The training is extensive. On the sales side, Paradis devotes up to 200 hours each year to become certified to sell Deere’s diverse product line. That long course of study allows Paradis to know each new piece of equipment inside out, so that when he works with a customer he knows exactly which excavator, dozer or loader will create the right fit.
Beaudette said all of the mechanics at the Westbrook facility annually complete approximately 60 hours of training to maintain their Deere certification, as well. That training shows, and repair department staff is extremely versatile and able to fix just about any piece of equipment that comes in their door.
Mike Campbell, who joined the company in 1986 when it was still operating as independent dealerships under the Metco name, said that nationwide there has been a significant slowdown in the business.

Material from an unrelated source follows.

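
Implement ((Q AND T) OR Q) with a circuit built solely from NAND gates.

((((Q NAND T) NAND (Q NAND T)) NAND ((Q NAND T) NAND (Q NAND T))) NAND (Q NAND Q))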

“We’re in a trough right now, and I’m talking country-wide. Those are industry numbers,” said Campbell who said that he expects it to take a couple of years to recover from the currently flat market. He said that Nortrax stores in Maine and, in particular, Bangor have been somewhat insulated from that downturn due to the volume of business they see from local municipalities and the state’s forestry industry.
“Right now, it’s about biomass and the price of oil. As soon as oil prices go up, the demand for biomass goes up,” said Campbell who has seen demand for the company’s Morbark line of chippers, skidders and feller bunchers grow.
Campbell said that, in Bangor, the construction side has held its own because of several large commercial projects, as well as some road projects.
Campbell’s colleague in the Westbrook store, John Paradis, said that construction side of Westbrook’s business has begun to pick up in recent months, but that surge has been “bittersweet,” coming at the wrong end of the season. He expects there to be a fair amount of interest in new machinery as contractors assess their end-of-the-year tax picture to see if now is a good time to replace aging machinery or expand their fleet. If they make that choice, Paradis and Beaudette say, Nortrax will be ready to make it work for their customers.
“If we don’t have the piece the customer needs, we’ll go anywhere in the country to get it,” said Paradis.
On the customer service side, Beaudette said the new year will bring a greater focus on new technology that will help customers make the most of the equipment they have. The new machines are outfitted with plenty of high-tech bells and whistles like global positioning software (GPS) and John Deere’s branded remote diagnostics technology called JD-Link.
Technology like this enables customers to see where their equipment is, to get regular reminders to perform preventative maintenance, and even, for staff at Nortrax to link to machinery out in the field to diagnose mechanical problems. Just as GPS has become a must-have on most construction work sites during the past several years, Beaudette expects options like remote diagnostics to become the new industry standard in the years to come. And he said Nortrax will be ready. “We’ve got that technology now,” said Beaudette adding that his team is ready to supply the market as demand for the new technology grows. That ability to read the market , identify customer needs and respond with new products is precisely how John Deere has managed to grow and flourish for 170 years.